In the final analysis, it isn't up to me to judge whether Little Miss has had a good childhood or not, that's up to her. Certainly, it's human nature to reflect on the many things that we never got round to, rather than the many things (and the many animals!) that we did. Whether it's an unspoken fear that every parent has, or whether actually I'm just absurdly paranoid, I don't know; but what keeps me from sleeping soundly are Dickensian images of a robed spectre pointing an accusatory finger at me, and a grave voice proclaiming, "You never took me to Alton Towers either!"

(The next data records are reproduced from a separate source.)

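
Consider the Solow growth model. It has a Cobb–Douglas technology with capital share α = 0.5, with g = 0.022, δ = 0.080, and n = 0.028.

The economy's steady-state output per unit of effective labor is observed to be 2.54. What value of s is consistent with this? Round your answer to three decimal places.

At the steady state, Δk = 0, so s·k^α = (n + g + δ)·k.
Since y* = [s/(n + g + δ)]^(α/(1−α)), we have s/(n + g + δ) = (y*)^((1−α)/α) = 2.54^1 = 2.5400.
Therefore s = 2.5400 × (n + g + δ) = 2.5400 × 0.130 = 0.3302.

s ≈ 0.330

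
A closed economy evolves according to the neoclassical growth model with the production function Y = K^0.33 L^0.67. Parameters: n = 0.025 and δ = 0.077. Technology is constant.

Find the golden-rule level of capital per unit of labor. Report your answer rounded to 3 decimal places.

k_gold ≈ 5.769

The golden rule sets f'(k) = n + δ, i.e. α·k^(α−1) = n + δ.
So k^(1−α) = α / (n + δ) = 0.33 / 0.102 = 3.2353.
k_gold = 3.2353^(1/0.67) ≈ 5.7685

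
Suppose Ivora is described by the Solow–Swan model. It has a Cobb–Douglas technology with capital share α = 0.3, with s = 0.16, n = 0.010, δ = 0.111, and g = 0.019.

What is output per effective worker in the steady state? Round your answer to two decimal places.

Steady state requires s·f(k) = (n + g + δ)·k, i.e. s·k^α = (n + g + δ)·k.
Rearranging, k^(1−α) = s / (n + g + δ).
k^0.7 = 0.16 / (0.010 + 0.019 + 0.111) = 0.16 / 0.140 = 1.1429
k* = 1.1429^(1/0.7) ≈ 1.2102
y* = (k*)^α = 1.2102^0.3 ≈ 1.0589

y* ≈ 1.06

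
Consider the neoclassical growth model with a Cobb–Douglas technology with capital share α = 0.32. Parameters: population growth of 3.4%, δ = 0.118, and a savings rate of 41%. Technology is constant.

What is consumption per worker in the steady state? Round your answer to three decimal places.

c* ≈ 0.941

At the steady state, Δk = 0, so s·k^α = (n + δ)·k.
Rearranging, k^(1−α) = s / (n + δ).
k^0.68 = 0.41 / (0.034 + 0.118) = 0.41 / 0.152 = 2.6974
k* = 2.6974^(1/0.68) ≈ 4.3027
y* = (k*)^α = 4.3027^0.32 ≈ 1.5951
c* = (1 − s)·y* = (1 − 0.41) × 1.5951 ≈ 0.9411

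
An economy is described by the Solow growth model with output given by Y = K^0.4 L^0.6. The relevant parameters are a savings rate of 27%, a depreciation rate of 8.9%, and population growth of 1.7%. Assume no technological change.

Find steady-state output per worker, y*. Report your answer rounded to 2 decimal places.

In steady state, investment equals break-even investment: s·k^α = (n + δ)·k.
Rearranging, k^(1−α) = s / (n + δ).
k^0.6 = 0.27 / (0.017 + 0.089) = 0.27 / 0.106 = 2.5472
k* = 2.5472^(1/0.6) ≈ 4.7509
y* = (k*)^α = 4.7509^0.4 ≈ 1.8651

y* = 1.87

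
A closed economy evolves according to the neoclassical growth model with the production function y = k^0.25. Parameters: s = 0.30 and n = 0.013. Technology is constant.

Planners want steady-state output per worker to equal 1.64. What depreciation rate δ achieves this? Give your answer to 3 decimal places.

At the steady state, Δk = 0, so s·k^α = (n + δ)·k.
Since y* = [s/(n + δ)]^(α/(1−α)), we have s/(n + δ) = (y*)^((1−α)/α) = 1.64^3 = 4.4109.
Therefore n + δ = s / 4.4109 = 0.30 / 4.4109 = 0.0680, so δ = 0.0680 − 0.013 = 0.0550.

δ ≈ 0.055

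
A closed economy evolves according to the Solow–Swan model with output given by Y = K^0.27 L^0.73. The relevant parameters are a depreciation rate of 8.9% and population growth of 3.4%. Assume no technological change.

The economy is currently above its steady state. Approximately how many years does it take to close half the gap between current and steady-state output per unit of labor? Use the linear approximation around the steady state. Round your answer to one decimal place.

t_½ ≈ 7.7 years

Near the steady state the convergence rate is λ = (1 − α)(n + δ).
λ = (1 − 0.27) × 0.123 = 0.73 × 0.123 = 0.08979
Half-life = ln 2 / λ = 0.6931 / 0.08979 ≈ 7.72 years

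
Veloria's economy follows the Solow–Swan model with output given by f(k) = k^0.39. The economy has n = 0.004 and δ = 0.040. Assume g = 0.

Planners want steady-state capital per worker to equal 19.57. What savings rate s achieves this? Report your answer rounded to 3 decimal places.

s ≈ 0.270

Steady state requires s·f(k) = (n + δ)·k, i.e. s·k^α = (n + δ)·k.
So s / (n + δ) = (k*)^(1−α) = 19.57^0.61 = 6.1358.
Therefore s = 6.1358 × (n + δ) = 6.1358 × 0.044 = 0.2700.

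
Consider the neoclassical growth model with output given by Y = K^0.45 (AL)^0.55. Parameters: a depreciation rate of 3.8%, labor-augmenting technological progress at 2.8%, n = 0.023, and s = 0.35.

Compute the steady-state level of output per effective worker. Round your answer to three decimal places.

Steady state requires s·f(k) = (n + g + δ)·k, i.e. s·k^α = (n + g + δ)·k.
Dividing both sides by k: k^(1−α) = s / (n + g + δ).
k^0.55 = 0.35 / (0.023 + 0.028 + 0.038) = 0.35 / 0.089 = 3.9326
k* = 3.9326^(1/0.55) ≈ 12.0569
y* = (k*)^α = 12.0569^0.45 ≈ 3.0659

y* = 3.066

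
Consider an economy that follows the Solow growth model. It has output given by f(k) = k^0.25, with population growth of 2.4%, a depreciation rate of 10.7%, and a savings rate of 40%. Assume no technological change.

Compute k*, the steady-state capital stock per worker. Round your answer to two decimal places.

k* ≈ 4.43

In steady state, investment equals break-even investment: s·k^α = (n + δ)·k.
Dividing both sides by k: k^(1−α) = s / (n + δ).
k^0.75 = 0.40 / (0.024 + 0.107) = 0.40 / 0.131 = 3.0534
k* = 3.0534^(1/0.75) ≈ 4.4297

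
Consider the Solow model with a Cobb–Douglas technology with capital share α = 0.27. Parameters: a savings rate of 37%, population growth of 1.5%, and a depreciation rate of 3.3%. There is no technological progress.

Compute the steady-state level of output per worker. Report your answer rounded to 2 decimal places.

At the steady state, Δk = 0, so s·k^α = (n + δ)·k.
Rearranging, k^(1−α) = s / (n + δ).
k^0.73 = 0.37 / (0.015 + 0.033) = 0.37 / 0.048 = 7.7083
k* = 7.7083^(1/0.73) ≈ 16.4063
y* = (k*)^α = 16.4063^0.27 ≈ 2.1284

y* ≈ 2.13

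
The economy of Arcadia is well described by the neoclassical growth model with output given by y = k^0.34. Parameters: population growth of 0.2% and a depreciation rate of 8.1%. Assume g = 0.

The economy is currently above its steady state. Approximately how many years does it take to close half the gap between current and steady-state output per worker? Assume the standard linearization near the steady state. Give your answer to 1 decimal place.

half-life ≈ 12.7 years

Near the steady state the convergence rate is λ = (1 − α)(n + δ).
λ = (1 − 0.34) × 0.083 = 0.66 × 0.083 = 0.05478
Half-life = ln 2 / λ = 0.6931 / 0.05478 ≈ 12.65 years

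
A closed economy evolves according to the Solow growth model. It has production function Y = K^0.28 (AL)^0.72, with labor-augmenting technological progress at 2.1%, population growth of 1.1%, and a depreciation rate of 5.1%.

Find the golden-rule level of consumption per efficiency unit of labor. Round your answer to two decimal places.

c_gold ≈ 1.16

At the golden rule, f'(k) = n + g + δ, so α·k^(α−1) = n + g + δ and k_gold = (α/(n + g + δ))^(1/(1−α)).
k_gold = (0.28/0.083)^(1/0.72) = 3.3735^1.3889 ≈ 5.4132
c_gold = f(k_gold) − (n + g + δ)·k_gold = 1.6046 − 0.083×5.4132 ≈ 1.1553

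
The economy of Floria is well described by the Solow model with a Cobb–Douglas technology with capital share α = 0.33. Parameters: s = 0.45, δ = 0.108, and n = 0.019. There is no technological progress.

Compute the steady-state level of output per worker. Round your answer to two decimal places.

At the steady state, Δk = 0, so s·k^α = (n + δ)·k.
Dividing both sides by k: k^(1−α) = s / (n + δ).
k^0.67 = 0.45 / (0.019 + 0.108) = 0.45 / 0.127 = 3.5433
k* = 3.5433^(1/0.67) ≈ 6.6071
y* = (k*)^α = 6.6071^0.33 ≈ 1.8647

y* ≈ 1.86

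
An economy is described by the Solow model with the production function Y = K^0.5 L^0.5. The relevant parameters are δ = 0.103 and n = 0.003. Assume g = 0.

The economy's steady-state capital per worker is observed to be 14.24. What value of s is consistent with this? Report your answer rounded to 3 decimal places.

s ≈ 0.400

At the steady state, Δk = 0, so s·k^α = (n + δ)·k.
So s / (n + δ) = (k*)^(1−α) = 14.24^0.5 = 3.7736.
Therefore s = 3.7736 × (n + δ) = 3.7736 × 0.106 = 0.4000.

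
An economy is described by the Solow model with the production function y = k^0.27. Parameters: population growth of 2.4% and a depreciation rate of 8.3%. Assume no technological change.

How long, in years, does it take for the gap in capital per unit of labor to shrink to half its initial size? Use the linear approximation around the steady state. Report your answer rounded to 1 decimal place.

Near the steady state the convergence rate is λ = (1 − α)(n + δ).
λ = (1 − 0.27) × 0.107 = 0.73 × 0.107 = 0.07811
Half-life = ln 2 / λ = 0.6931 / 0.07811 ≈ 8.87 years

half-life ≈ 8.9 years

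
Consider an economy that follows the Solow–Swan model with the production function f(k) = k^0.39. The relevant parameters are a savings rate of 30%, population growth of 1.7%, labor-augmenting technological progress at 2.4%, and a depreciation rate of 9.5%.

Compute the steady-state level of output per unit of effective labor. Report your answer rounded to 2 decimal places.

y* ≈ 1.66

At the steady state, Δk = 0, so s·k^α = (n + g + δ)·k.
Dividing both sides by k: k^(1−α) = s / (n + g + δ).
k^0.61 = 0.30 / (0.017 + 0.024 + 0.095) = 0.30 / 0.136 = 2.2059
k* = 2.2059^(1/0.61) ≈ 3.6581
y* = (k*)^α = 3.6581^0.39 ≈ 1.6583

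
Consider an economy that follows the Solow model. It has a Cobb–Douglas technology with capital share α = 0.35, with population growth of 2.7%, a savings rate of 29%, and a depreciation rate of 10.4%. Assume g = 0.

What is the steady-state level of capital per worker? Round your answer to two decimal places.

k* = 3.40

At the steady state, Δk = 0, so s·k^α = (n + δ)·k.
Rearranging, k^(1−α) = s / (n + δ).
k^0.65 = 0.29 / (0.027 + 0.104) = 0.29 / 0.131 = 2.2137
k* = 2.2137^(1/0.65) ≈ 3.3959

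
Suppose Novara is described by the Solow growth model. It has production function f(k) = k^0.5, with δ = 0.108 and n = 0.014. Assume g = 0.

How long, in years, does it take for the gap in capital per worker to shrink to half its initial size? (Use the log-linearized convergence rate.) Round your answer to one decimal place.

Near the steady state the convergence rate is λ = (1 − α)(n + δ).
λ = (1 − 0.5) × 0.122 = 0.5 × 0.122 = 0.0610
Half-life = ln 2 / λ = 0.6931 / 0.0610 ≈ 11.36 years

t_½ ≈ 11.4 years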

So in short, being so struck by the realisation that our little girl isn't a little girl any more has made me both nostalgic and regretful for the past, and anxious and fearful for the future. The following lines are from ABBA, and for once, if I may, I would like to finish on a song!

Schoolbag in hand, she leaves home in the early morning
Waving goodbye with an absent-minded smile.
I watch her go with a surge of that well-known sadness
And I have to sit down for a while.
The feeling that I'm losing her forever
And without really entering her world
I'm glad whenever I can share her laughter
That funny little girl.
Slipping through my fingers all the time
I try to capture every minute
The feeling in it
Slipping through my fingers all the time.
Do I really see what's in her mind?
Each time I think I'm close to knowing
She keeps on growing
Slipping through my fingers all the time.
Sleep in our eyes, her and me at the breakfast table
Barely awake, I let precious time go by.
Then when she's gone there's that odd melancholy feeling
And a sense of guilt I can't deny.
What happened to the wonderful adventures
The places I had planned for us to go
Well, some of that we did but most we didn't
And why I just don't know
Slipping through my fingers all the time
I try to capture every minute
The feeling in it
Slipping through my fingers all the time.
Do I really see what's in her mind?
Each time I think I'm close to knowing
She keeps on growing
Slipping through my fingers all the time.